(Photo: Daybreak Foods/ Website)
The Public Investment Corporation (PIC), South Africa’s largest state-owned asset manager, is looking for a buyer for the struggling Daybreak Foods.
Daybreak, which was previously the largest contractor for poultry producers in the country and supplied feed to dozens of farms across several provinces, was put into business rescue in May last year.
David Masondo, deputy minister of finance and chairman of the PIC, told Bloomberg in an interview that the PIC intends to sell more than 60% of Daybreak.
“The PIC must get rid of 60% of the company because the PIC is a 100% shareholder. We must find an operational, strategic equity partner who will invest in the asset.”
The PIC has invested R1.7 billion in the Daybreak in the past decade.
Masondo says allegations of mismanagement, financial distress, regulatory issues and incidents of animal cruelty have plagued the company.
According to him, Daybreak apparently showed operational and financial improvements during the implementation of the business rescue plan.
Daybreak also forms part of the PIC’s unlisted portfolio company worth around R127 billion.
“There are distressed assets and we will have to get some specialists to work with the PIC to turn those assets around,” Masondo told Bloomberg.
Maroela Media previously reported that a farmer from Delmas had to watch thousands of his broilers turn to cannibalism in February last year because Daybreak Foods apparently stopped supplying feed to the farmer.
The National Animal Protection Association (NDPA) raided this farm a few days later after a third party notified the organization of rumors that farmers had not received enough feed from Daybreak since December 2024.
Also read: Struggling Daybreak looking for investors

(Archive photo: NDBV)
The first feed shortage was officially reported in December 2024 just before Christmas Day, when several farmers’ chickens were without food for a few days and trampled each other on the day the feed was thrown out. The other chicks simply died next to the feeding bowls from starvation.
A farmer who terminated his contract with Daybreak just before the fodder shortage told Maroela Media at the time that he saw this problem coming.
Meanwhile, Daybreak confirmed in September last year that 2,230 jobs were being cut.
A total of 1,898 employees were laid off at the Delmas and Sundra abattoirs.

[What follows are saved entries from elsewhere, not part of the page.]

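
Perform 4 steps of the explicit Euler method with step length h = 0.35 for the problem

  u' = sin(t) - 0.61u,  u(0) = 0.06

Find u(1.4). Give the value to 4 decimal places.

Euler: u_{n+1} = u_n + h·f(t_n, u_n).
t=0.000000, u=0.060000: f=-0.036600 → u ← 0.060000 + 0.35·(-0.036600) = 0.047190
t=0.350000, u=0.047190: f=0.314112 → u ← 0.047190 + 0.35·0.314112 = 0.157129
t=0.700000, u=0.157129: f=0.548369 → u ← 0.157129 + 0.35·0.548369 = 0.349058
t=1.050000, u=0.349058: f=0.654498 → u ← 0.349058 + 0.35·0.654498 = 0.578132
u(1.4) ≈ 0.5781

0.5781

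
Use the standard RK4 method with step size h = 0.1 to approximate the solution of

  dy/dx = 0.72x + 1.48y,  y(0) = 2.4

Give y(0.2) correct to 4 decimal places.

RK4: k1 = f(x_n, y_n); k2 = f(x_n + h/2, y_n + (h/2)·k1); k3 = f(x_n + h/2, y_n + (h/2)·k2); k4 = f(x_n + h, y_n + h·k3); y_{n+1} = y_n + (h/6)·(k1 + 2k2 + 2k3 + k4).
x=0.000000, y=2.400000:
  k1 = f(0.000000, 2.400000) = 3.552000
  k2 = f(0.050000, 2.577600) = 3.850848
  k3 = f(0.050000, 2.592542) = 3.872963
  k4 = f(0.100000, 2.787296) = 4.197198
  y ← 2.400000 + (0.1/6)·(k1 + 2k2 + 2k3 + k4) = 2.786614
x=0.100000, y=2.786614:
  k1 = f(0.100000, 2.786614) = 4.196188
  k2 = f(0.150000, 2.996423) = 4.542706
  k3 = f(0.150000, 3.013749) = 4.568348
  k4 = f(0.200000, 3.243449) = 4.944304
  y ← 2.786614 + (0.1/6)·(k1 + 2k2 + 2k3 + k4) = 3.242657
y(0.2) ≈ 3.2427

3.2427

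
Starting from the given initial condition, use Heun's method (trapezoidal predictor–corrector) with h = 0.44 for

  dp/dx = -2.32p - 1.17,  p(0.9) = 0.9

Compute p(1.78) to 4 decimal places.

-0.1529

Heun: k1 = f(x_n, p_n); k2 = f(x_n + h, p_n + h·k1); p_{n+1} = p_n + (h/2)·(k1 + k2).
x=0.900000, p=0.900000:
  k1 = f(0.900000, 0.900000) = -3.258000
  k2 = f(1.340000, -0.533520) = 0.067766
  p ← 0.900000 + (0.44/2)·(-3.258000 + 0.067766) = 0.198149
x=1.340000, p=0.198149:
  k1 = f(1.340000, 0.198149) = -1.629705
  k2 = f(1.780000, -0.518921) = 0.033898
  p ← 0.198149 + (0.44/2)·(-1.629705 + 0.033898) = -0.152929
p(1.78) ≈ -0.1529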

A total of 57 staff members at Daybreak’s head office have also been made redundant.
“Only 500 employees will keep their jobs to manage the company’s hatcheries and breeding farms. The affected workers can be re-employed in the future, should things improve and the business rescue plan is successfully carried out,” says the business plan presented last year.
Andrew Bateman, DA MP and the party’s deputy spokesperson on budgets, says the DA agrees that the PIC should dispose of its majority stake in the PIC.
“However, we note that the PIC has been trying to do this for more than a year without success. This is not surprising, since the PIC’s investment in Daybreak has been plagued by a long list of scandals from the beginning.”
Bateman says the PIC’s talk of getting an equity partner to invest in the company’s assets may be misleading and indicates “that it is about to pump millions into a failing business”.
Also read: OBK gives millions more to struggling Daybreak
(Photo: Provided)
The DA warns that the PIC must be careful about continuing to throw good money after bad money.
“The PIC’s investment now exceeds R1.7 billion and it is unlikely that much of this will ever be recovered. Daybreak is just one of many of the PIC’s ill-judged unlisted investments with friends of the ANC.”
The DA urgently calls for reform of how the PIC board and chairman are elected in order to free the institution from political control.
He emphasizes that Masondo cannot be the chairman of the PIC and insists that the PIC must be fully professionalized to protect the pension fund for civil servants (GEPF) and the other public funds it manages.